There was also a significant 0.83% improvement for time in hypoglycemia (<3.9 mmol/L), with rates of 2.6% versus 3.9%, but the largest difference was for time in hyperglycemia (>10.0 mmol/L), at rates of 32% versus 42% for an adjusted difference of 10.3%.
Looking at 24-hour sensor glucose profiles, based on median glucose levels of all patients, showed “clear separation” of the curves, Tauschmann told delegates, with the main benefit seen at night.
HbA1c levels fell from 8.0% (63 mmol/mol) after the run-in period to 7.4% (57 mmol/mol) after 12 weeks in the closed-loop group and from 7.8% (62 mmol/mol) to 7.7% (60 mmol/mol) in the control group, with the significant difference of 0.36% after 12 weeks favoring closed-loop treatment.

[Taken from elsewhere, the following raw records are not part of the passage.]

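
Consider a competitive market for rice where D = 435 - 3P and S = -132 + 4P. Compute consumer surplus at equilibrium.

Consumer surplus = 6144

Equilibrium: 435 - 3P = -132 + 4P gives P* = 81, Q* = 192.
Demand choke price (D = 0): P = 145.
CS = ½(145 − 81)(192) = 6144.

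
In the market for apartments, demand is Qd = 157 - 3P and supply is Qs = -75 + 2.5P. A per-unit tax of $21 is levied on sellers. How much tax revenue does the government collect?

Pre-tax equilibrium: P* = 464/11, Q* = 335/11.
Tax on sellers shifts supply to Qs = -75 + 2.5(P − 21) = -127.5 + 2.5P.
157 - 3P = -127.5 + 2.5P gives buyer price Pb = 569/11; sellers receive Ps = 569/11 − 21 = 338/11.
New quantity: Q = 157 − 3(569/11) = 20/11.
Revenue = 21 × 20/11 = 420/11.

Tax revenue = 420/11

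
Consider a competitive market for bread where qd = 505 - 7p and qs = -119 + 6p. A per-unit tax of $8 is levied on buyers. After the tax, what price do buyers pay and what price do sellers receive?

Pre-tax equilibrium: p* = 48, q* = 169.
Tax on buyers shifts demand to qd = 505 − 7(p + 8) = 449 - 7p.
449 - 7p = -119 + 6p gives seller price ps = 568/13; buyers pay pb = 568/13 + 8 = 672/13.
New quantity: q = 505 − 7(672/13) = 1861/13.

Buyers pay 672/13, sellers receive 568/13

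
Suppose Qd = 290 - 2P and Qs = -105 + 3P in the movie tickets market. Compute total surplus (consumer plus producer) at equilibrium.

Equilibrium: 290 - 2P = -105 + 3P gives P* = 79, Q* = 132.
Demand choke price: P = 145; supply starts at P = 35.
CS = ½(145 − 79)(132) = 4356; PS = ½(79 − 35)(132) = 2904.

Total surplus = 7260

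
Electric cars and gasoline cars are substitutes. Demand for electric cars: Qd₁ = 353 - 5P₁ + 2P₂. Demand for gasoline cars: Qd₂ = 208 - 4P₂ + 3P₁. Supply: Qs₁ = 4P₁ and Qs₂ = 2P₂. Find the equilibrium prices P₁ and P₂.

P₁ = 1267/24, P₂ = 61.0625

Market 1: 353 - 5P₁ + 2P₂ = 4P₁ → 9P₁ - 2P₂ = 353.
Market 2: 6P₂ - 3P₁ = 208.
Eliminating P₂: 6×(1) + 2×(2) gives 48P₁ = 2534, so P₁ = 1267/24.
Back-substitute into (2): P₂ = (208 + 3×1267/24) / 6 = 61.0625.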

Noting the “modest” difference in HbA1c levels, Alfonso Galderisi and Jennifer Sherr (both from Yale University School of Medicine, New Haven, Connecticut, USA) write in a linked commentary that “[t]he fact that time within range provides a wealth of data that cannot be gleaned from single or multiple HbA1c measurements highlights the meaningfulness of this metric both in clinical practice and as a research outcome.”
But they say: “The present work provides the gold standard of a randomised trial done across the age spectrum in those with glycaemic control that is more representative of what is encountered in clinical practice.”
However, patients in the closed-loop group had more unscheduled contacts during the randomized phase, at 69 versus 17 for the controls. There was one instance of diabetic ketoacidosis in a patient using closed-loop delivery, caused by infusion set failure.
“Current methods for detection of infusion set failures, namely patient education, will need to be replaced, or at least supplemented, by algorithms to help to alert patients to such an event promptly, to avoid serious outcomes,” say Galderisi and Sherr.